The station has an island platforms, a third platform existed on the line to Nowy Port, which is now closed. The ticket office used to be located on this platform, but the building has been demolished. An old, nonoperational signal box is located by the tracks serving the line from Gdańsk to Wejherowo.

The station is infamous for the December 1970 Events when scores of shipyard workers who disembarked at the station on the way to work were shot at by Milicja troops along with some military units on the orders of Zenon Kliszko; hundreds were killed or wounded.

==General information==
Access to platforms is provided by a footbridge from both sides of the railway. On the eastern side the bridge is connected with shipyard gate. An old Gdańsk Brama Oliwska (Oliver Tor) station building is located nearby, this has not been operational for a long time. Gdańsk Stocznia was once a very busy station, as most shipyard employees were using it. Now that the shipyard is merely a shadow of what it used to be, the stop is even omitted by some night connections. Gdańsk Stocznia stop is not connected with other municipal transport lines, except for one tram stop. It does not provide access for any important city areas (except the shipyard).
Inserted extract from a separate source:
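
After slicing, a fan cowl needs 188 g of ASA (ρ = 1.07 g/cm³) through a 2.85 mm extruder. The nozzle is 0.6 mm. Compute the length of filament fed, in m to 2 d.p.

27.54 m

Extruded volume: 188/1.07 = 175.7009 cm³ (175700.9 mm³).
A = π r² = π × 1.425² = 6.3794 mm².
Length = 175700.9 / 6.3794 = 27541.92 mm = 27.54 m.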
This stop used to be a common one for Gdańsk-Wejherowo and Gdańsk-Nowy Port lines until June 2005, when the latter line closed. Some freight trains still use this line today.

Standing on a platform, or watching from trains windows one can see the perspective of the Gdańsk Shipyard, with cranes, other devices or even ships. Not until few years ago, some slogans were seen on roofs and walls of shipyards buildings, mainly connected with 1980 events and the times of privatisation of shipyard.

==Gdańsk - Gdańsk Nowy Port line==
The line connecting Gdańsk Główny (Danzig Hbf.) with Gdańsk Nowy Port (Danzig Neufahrwasser) was opened in October 1867. It was electrified in 1951, but the voltage was changed (from 800 V) into standard 3 kV in 1973. The line served mostly as the transport route for shipyard workers who commuted to the Gdańsk Shipyard. On December 15, 2002, the line was shortened to reach only Gdańsk Brzeźno. On June 25, 2005, the line was completely closed for passenger service.

==Train services==
The station is served by the following services:

- Szybka Kolej Miejska services (SKM) (Lębork -) Wejherowo - Reda - Rumia - Gdynia - Sopot - Gdansk

| Preceding station | SKM Tricity |  |  | Following station |
|---|---|---|---|---|
| Gdańsk Politechnika towards Wejherowo or Lębork |  | SKM Tricity |  | Gdańsk Główny towards Gdańsk Śródmieście |

==Public transport==
Gdańsk Stocznia is linked with tram lines No. 2, 6, 8, 11, 12, 13 and 94 as well as with bus lines 108, 118, 121, 151, 154, 174, 181, 205, 207, 208, 209, 213, 232, 254, 256, 295 and 308.